Otakar Ostrčil: JACK’S KINGDOM – CD-Premiere – Supraphon
Exzellente Aufnahme des tschechischen Rundfunks aus dem Jahr 1954
In den Archiven des ehemals sozialistischen, stets extrem rührigen und aktiven Musiklabels Supraphon (das gleiche gilt auch für Melodiya), schlummern ungeheure und teils ungeahnte Schätze. Die durch eine großzügige private Unterstützung mögliche Restaurierung der Bänder und damit Wiederveröffentlichung der letzten Oper Ostrčils, Jack’s Kingdom, ist einer dieser Fälle und schlichtweg eine Sensation
Die auf zwei CDs gebannte Oper ist die einzige Studioaufnahme des spannenden Werks, 1954 mit dem Prager Radio Sinfonieorchester unter der vor Präzision und Spiellust nur so strotzenden Stabführung von Václav Jiráček aufgenommen. Stars der Prager Oper, wie Ivo Žídek, Jaroslava Vymazalová, Josef Celerin oder Přemysl Kočí sangen damals die Hauptrollen. Das neue Album enthält auch die einzige Aufnahme von Ostrčils „Calvary“, seine 14 Variationen für großes Orchester, Op. 24, aus dem Jahr 1957 (Rudolfinum). Die Tschechischen Philharmoniker sind hier unter der Leitung von Václav Neumann zu hören.

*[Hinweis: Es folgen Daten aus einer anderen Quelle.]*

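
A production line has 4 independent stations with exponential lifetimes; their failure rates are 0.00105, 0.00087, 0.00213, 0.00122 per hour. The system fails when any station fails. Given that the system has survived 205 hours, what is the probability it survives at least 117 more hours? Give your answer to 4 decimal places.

Time to first failure ~ Exp(Σλ) with Σλ = 0.00527.
By memorylessness, P(T > 205+117 | T > 205) = P(T > 117) = e^(−0.00527·117) ≈ 0.5398.

0.5398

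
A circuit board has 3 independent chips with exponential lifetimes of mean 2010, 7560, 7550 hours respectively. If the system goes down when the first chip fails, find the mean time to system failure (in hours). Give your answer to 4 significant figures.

The first failure time is exponential with rate Σλ_i = 1/2010 + 1/7560 + 1/7550 = 0.000762238 per hour.
E[min] = 1/Σλ = 1/0.000762238 = 1311.93 hours.

1312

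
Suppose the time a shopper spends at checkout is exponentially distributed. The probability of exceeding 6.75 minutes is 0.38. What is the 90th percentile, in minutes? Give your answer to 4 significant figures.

e^(−λ·6.75) = 0.38 ⇒ λ = −ln(0.38)/6.75 = 0.143346.
90th percentile: 1 − e^(−λt) = 0.9, t = −ln(0.1)/λ = 16.0632 minutes.

16.06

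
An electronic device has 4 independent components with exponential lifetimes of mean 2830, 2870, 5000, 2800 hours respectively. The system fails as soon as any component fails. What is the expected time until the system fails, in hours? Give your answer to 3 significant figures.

794

The first failure time is exponential with rate Σλ_i = 1/2830 + 1/2870 + 1/5000 + 1/2800 = 0.00125893 per hour.
E[min] = 1/Σλ = 1/0.00125893 = 794.324 hours.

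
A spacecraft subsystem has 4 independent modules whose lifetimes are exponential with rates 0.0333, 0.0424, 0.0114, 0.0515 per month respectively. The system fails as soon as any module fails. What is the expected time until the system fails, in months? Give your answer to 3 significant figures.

7.22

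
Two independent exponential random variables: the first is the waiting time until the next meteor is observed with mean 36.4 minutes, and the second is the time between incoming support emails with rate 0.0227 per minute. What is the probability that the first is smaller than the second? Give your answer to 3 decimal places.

0.548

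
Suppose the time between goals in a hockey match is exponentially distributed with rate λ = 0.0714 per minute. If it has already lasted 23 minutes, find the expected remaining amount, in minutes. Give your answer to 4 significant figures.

By memorylessness, the remaining amount past any threshold is again Exp(λ) with mean 1/λ = 14.0056 minutes.

14.01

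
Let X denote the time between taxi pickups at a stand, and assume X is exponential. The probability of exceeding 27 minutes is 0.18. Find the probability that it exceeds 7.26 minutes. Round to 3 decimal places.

0.631

e^(−λ·27) = 0.18 ⇒ λ = −ln(0.18)/27 = 0.0635111.
P(X > 7.26) = e^(−0.0635111·7.26) = e^(−0.46109) ≈ 0.631.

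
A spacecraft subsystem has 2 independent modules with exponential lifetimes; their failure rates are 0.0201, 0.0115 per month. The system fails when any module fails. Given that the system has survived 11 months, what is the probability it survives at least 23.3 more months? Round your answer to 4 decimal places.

Time to first failure ~ Exp(Σλ) with Σλ = 0.0316.
By memorylessness, P(T > 11+23.3 | T > 11) = P(T > 23.3) = e^(−0.0316·23.3) ≈ 0.4789.

0.4789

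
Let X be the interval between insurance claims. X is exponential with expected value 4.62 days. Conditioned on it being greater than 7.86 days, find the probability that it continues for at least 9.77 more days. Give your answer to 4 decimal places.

0.1207

The rate is λ = 1/4.62 = 0.21645 per day.
The exponential is memoryless, so the remaining time is again Exp(λ): the condition X > 7.86 is irrelevant.
P(X > 9.77) = e^(−2.1147) ≈ 0.1207.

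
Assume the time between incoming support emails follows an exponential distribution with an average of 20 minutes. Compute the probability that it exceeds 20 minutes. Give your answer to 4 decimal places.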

Die gar diabolische Märchenoper nach einer Kurzgeschichte von L. N. Tolstoi erzählt vom Kampf des von einer gewalt- und krankheitsfreien Gesellschaft träumenden Honza gegen das Böse, verkörpert durch den Teufel, der die Weltherrschaft an sich reißen will. Bemerkenswert ist, dass die Oper nur wenige Monate vor Ostrčils Tod, aber schon nach der Machtergreifung Adolf Hitlers in Deutschland am 26. Mai 1934 uraufgeführt worden ist. Wie Zbyněk Brabec aus Pilsen uns mitteilt, fanden die letzten Inszenierungen in der Tschechischen Republik 1979 in Pilsen, 1978 in Olmütz, 1965 in Reichenberg und in 1959 in Brünn statt. Die letzte Inszenierung in Prag hatte am 14. März 1958 Premiere. Otakar Ostrčil arbeitete im National Theater Prag ab 1919 zuerst als Operndrammaturg und 1920/1935 als Operndirektor. Er leitete den ganzen Opernbetrieb und natürlich dirigierte er auch.
„Hansens Königreich“ handelt von einer friedensstiftenden humanistischen Gesellschaftsutopie, die gerade heute im Zeiten von Kriegs- und nordkoreanischem Atom-Raketengerassel wieder hochaktuell ist. Die musikalische Qualität der Oper ist stupend. Der einzige Grund, aus dem das Werk kaum aufgeführt wird, kann nur daran liegen, dass es eben niemand kennt. Das sollte sich nach Vorliegen dieser CD rasch ändern. Intendanten aufgepasst!
Der Fibich-Schüler Ostrčil pflegt einen expressiven, rhythmisch komplexen und Dissonanzen nicht aussparenden Stil. Die Oper klingt – vereinfacht ausgedrückt – wie eine ganz eigenständige Mischung des späten Janacek mit Shostakovich und einem Schuss Zemlinsky, („zornige“) Blechbläser und genuin tschechische Idiome beherrschen den Sound. Die Oper ist durchkomponiert, nutzt die Leitmotivtechnik, die aber so schlau angewandt, rhythmisch und harmonisch ausgetüftelt ist, sodass ein völlig neuer Stil entsteht. Die Szenen sind durch reizvolle Zwischenspiele verbunden, das große Orchester ist durch ein Saxophon, eine Orgel und sogar eine Militärtrommel erweitert. Melodramatisch gesprochene Passagen wechseln ab mit großen Tableaus für Solisten und Chor. Die Vorliebe des Komponisten für Mahlers und Schoenbergs Schaffen ist ebenso unüberhörbar.
Eine veritable musikalische Entdeckung ist aber auch die halbstündige symphonische Dichtung/Variationen mit dem Titel „Kalvarienberg“. Die technische Qualität der Aufnahmen ist historisch, aber klar, rauscharm und transparent mit natürlich abgebildeten Stimmen. Die künstlerischen Leistungen des Ensembles, des Chors und vor allem der Pultgrößen Jiráček und Neumann sind atemberaubend. Man kommt aus dem Staunen nicht heraus. Eine Empfehlung für Freunde der Musik der Dreißigerjahre, aber auch für alle, die die gemäßigte Moderne des 20th century Musiktheaters lieben und schätzen.